Oh, that. I have it, they have this promotion by which they waive the $49.99 activation fee and they give you the DHPP for 18 months, if you sign an 18 months commitment. But that doesn't help me right now, if they say that there is no problem...


----------



## BobaBird (Mar 31, 2002)

harsh said:


> It is notable that my 508 reads about 5-6 points lower across the board and it doesn't read some transponders that the 921 does.


The 50x line doesn't have an 8PSK tuner so it can't read the transponders that carry the HDTV channels. And you're right about the spotbeams.


----------



## Torn10 (Sep 4, 2006)

fumunda said:


> Hello Folks,
> 
> We just got upgraded to the VIP622 receiver. I asked the install tech to show me what the signal strength was for each of the 3 satellites. It was something like 90, 70, 65. I asked him what the lowest acceptable signal was since we were upgrading to HD and he said 60. I've searched the FAQ's and the forums here for about 45 minutes and didn't find any recommendations on the subject. Was this guy pulling my leg?
> 
> ...


I just upgraded to the ViP211-HD receiver and I am having the same problem as you are with the blurry HD Channels. I have my receiver set on 1080i. I cannot remember what my previous model number was but it was over 1.5 years old. I know that it is a HD program because Sunrise Earth is one of them where I can see the pixels which make it look blurry. My previous receiver was awesome.
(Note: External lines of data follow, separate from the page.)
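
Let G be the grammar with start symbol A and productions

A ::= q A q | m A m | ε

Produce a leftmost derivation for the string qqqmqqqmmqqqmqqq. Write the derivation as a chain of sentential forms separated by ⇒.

A ⇒ qAq   [A ::= q A q]
qAq ⇒ qqAqq   [A ::= q A q]
qqAqq ⇒ qqqAqqq   [A ::= q A q]
qqqAqqq ⇒ qqqmAmqqq   [A ::= m A m]
qqqmAmqqq ⇒ qqqmqAqmqqq   [A ::= q A q]
qqqmqAqmqqq ⇒ qqqmqqAqqmqqq   [A ::= q A q]
qqqmqqAqqmqqq ⇒ qqqmqqqAqqqmqqq   [A ::= q A q]
qqqmqqqAqqqmqqq ⇒ qqqmqqqmAmqqqmqqq   [A ::= m A m]
qqqmqqqmAmqqqmqqq ⇒ qqqmqqqmmqqqmqqq   [A ::= ε]

A ⇒ qAq ⇒ qqAqq ⇒ qqqAqqq ⇒ qqqmAmqqq ⇒ qqqmqAqmqqq ⇒ qqqmqqAqqmqqq ⇒ qqqmqqqAqqqmqqq ⇒ qqqmqqqmAmqqqmqqq ⇒ qqqmqqqmmqqqmqqq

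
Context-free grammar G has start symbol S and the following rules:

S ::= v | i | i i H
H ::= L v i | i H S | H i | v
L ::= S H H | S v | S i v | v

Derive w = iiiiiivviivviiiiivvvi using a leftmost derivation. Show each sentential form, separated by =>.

S => iiH => iiiHS => iiiHiS => iiiHiiS => iiiLviiiS => iiiSivviiiS => iiiiiHivviiiS => iiiiiLviivviiiS => iiiiiSvviivviiiS => iiiiiivviivviiiS => iiiiiivviivviiiiiH => iiiiiivviivviiiiiLvi => iiiiiivviivviiiiiSvvi => iiiiiivviivviiiiivvvi

S => iiH   [S ::= i i H]
iiH => iiiHS   [H ::= i H S]
iiiHS => iiiHiS   [H ::= H i]
iiiHiS => iiiHiiS   [H ::= H i]
iiiHiiS => iiiLviiiS   [H ::= L v i]
iiiLviiiS => iiiSivviiiS   [L ::= S i v]
iiiSivviiiS => iiiiiHivviiiS   [S ::= i i H]
iiiiiHivviiiS => iiiiiLviivviiiS   [H ::= L v i]
iiiiiLviivviiiS => iiiiiSvviivviiiS   [L ::= S v]
iiiiiSvviivviiiS => iiiiiivviivviiiS   [S ::= i]
iiiiiivviivviiiS => iiiiiivviivviiiiiH   [S ::= i i H]
iiiiiivviivviiiiiH => iiiiiivviivviiiiiLvi   [H ::= L v i]
iiiiiivviivviiiiiLvi => iiiiiivviivviiiiiSvvi   [L ::= S v]
iiiiiivviivviiiiiSvvi => iiiiiivviivviiiiivvvi   [S ::= v]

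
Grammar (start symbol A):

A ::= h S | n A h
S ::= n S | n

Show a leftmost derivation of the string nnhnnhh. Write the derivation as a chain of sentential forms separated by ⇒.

A ⇒ nAh   [A ::= n A h]
nAh ⇒ nnAhh   [A ::= n A h]
nnAhh ⇒ nnhShh   [A ::= h S]
nnhShh ⇒ nnhnShh   [S ::= n S]
nnhnShh ⇒ nnhnnhh   [S ::= n]

A⇒nAh⇒nnAhh⇒nnhShh⇒nnhnShh⇒nnhnnhh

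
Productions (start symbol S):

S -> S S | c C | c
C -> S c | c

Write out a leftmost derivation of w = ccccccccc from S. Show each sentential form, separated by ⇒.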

I am very unhappy with the quality of the new one.


----------



## Mark Lamutt (Mar 24, 2002)

Torn10 - make sure that your receiver is set to 1080i. What you describe sounds very much like it's set to 480p (yes, I know that you said you have it set to 1080i...) 

If you can see the individual pixels, then you either have a huge television, are right up next to the screen, or aren't watching at 1080i. Sunrise Earth from my 622 is crystal clear. I'm watching on a 51" Sony rear projection set via component video.


----------



## Torn10 (Sep 4, 2006)

Mark Lamutt said:


> Torn10 - make sure that your receiver is set to 1080i. What you describe sounds very much like it's set to 480p (yes, I know that you said you have it set to 1080i...)
> 
> If you can see the individual pixels, then you either have a huge television, are right up next to the screen, or aren't watching at 1080i. Sunrise Earth from my 622 is crystal clear. I'm watching on a 51" Sony rear projection set via component video.


I have a 50" Pioneer Plasma set via HDMI. I know its on 1080i because my tv will show in the upper right hand corner that it is 1080i. I also checked on the 211 and yes it was set on 1080i. My previous receiver was 811, I called Dish and they told me what I had before. That receiver was crystal clear on Sunrise Earth. I can't figure out why the 211 would be different. I have engineering trying to help. I haven't heard from them in about 3 days though. Maybe I will try the 622. Any other thoughts on helping me?


----------